Highsmith adore travailler le bois de ses mains et travaille sans arrêt à construire des meubles. Elle développe un réel dédain pour les aliments (!) dont elle prétend qu'ils se déposent en soi et pétrissent la mort sous toutes sortes de formes dégueulasses.
Un sévère ostéoporose la force à se déplacer avec une canne. Plus elle vieillit, plus elle déteste les hommes, qu,elle considère le sexe faible. Elle est tout ce qu'il y a de plus antisémitique. Elle écrira de nombreuses plaintes sur l'influence mondiale d'Israël sous divers pseudonymes malgré ses fortes amitiés avec les auteurs Arthur Koestler et Saul Bellow.
Elle publie deux autres recueils de nouvelles, un en 1987 et un autre en 1990. Toujours noirs et traitant de la laideur humaine.
Certains de ses proches diront d'elle qu'elle était la laideur incarnée en femme, d'autres diront qu'elle était dure, trop franche, très difficile, cyniquement drôle. sec, et très amusante à avoir en sa compagnie.

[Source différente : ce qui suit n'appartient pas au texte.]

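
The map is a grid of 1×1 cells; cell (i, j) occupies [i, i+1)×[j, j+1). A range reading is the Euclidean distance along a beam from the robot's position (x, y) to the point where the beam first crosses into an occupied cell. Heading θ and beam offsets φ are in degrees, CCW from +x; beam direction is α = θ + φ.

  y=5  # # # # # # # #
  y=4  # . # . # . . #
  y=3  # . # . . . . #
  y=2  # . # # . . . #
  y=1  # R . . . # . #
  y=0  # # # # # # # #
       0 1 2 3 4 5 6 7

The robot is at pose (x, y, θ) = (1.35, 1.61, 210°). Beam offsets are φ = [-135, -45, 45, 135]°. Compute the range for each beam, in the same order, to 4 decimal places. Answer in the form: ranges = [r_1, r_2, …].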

"Don't you just take the past and put it in a room in the basement, and lock the door, and never go in there? That's what I do. And then you meet someone special and all you want to do is toss them the key, say "open up, step inside" but you can't because it's dark and there are demons. And if anybody saw how ugly it is...If I could take a giant eraser and rub out everything, starting with myself..."
Fait-elle dire à Ripley.
Elle décède en Suisse d'anémie aplasique le jour de mes 23 ans en 1995. Elle habitait ailleurs qu'aux États-Unis depuis les années 80.

Étrangement, par une association mentale teintée à la fois d'ignorance et probablement d'un certain parfum de maculinisme*, je classais Patricia Highsmith dans la catégorie des Mary Higgins Clark, Danielle Steele et Jackie Collins.
J'étais plus que dans le champs. Highsmith est existentialiste et très sombre.
Un roman et un recueil de nouvelles qui ne lui rend pas tellement honneur sont lancés après sa mort pour faire un peu d'argent.  Highsmith lègue sa maison, dont la valeur est estimée autour de 3 millions, à ceux qui l'on fait naître en tant qu'artiste: Yaddo.

The Talented Mr Ripley, adapté par Anthony Minghella, est un film fabuleux, réalisé en 1999.
On dit la même chose du largement sous-estimé Todd Haynes qui a adapté The Price of Salt sous le titre Carol cette année.
Ironiquement, Cate Blanchett est de la distribution des deux excellents films.
*... dont l'ignorance est souvent la source.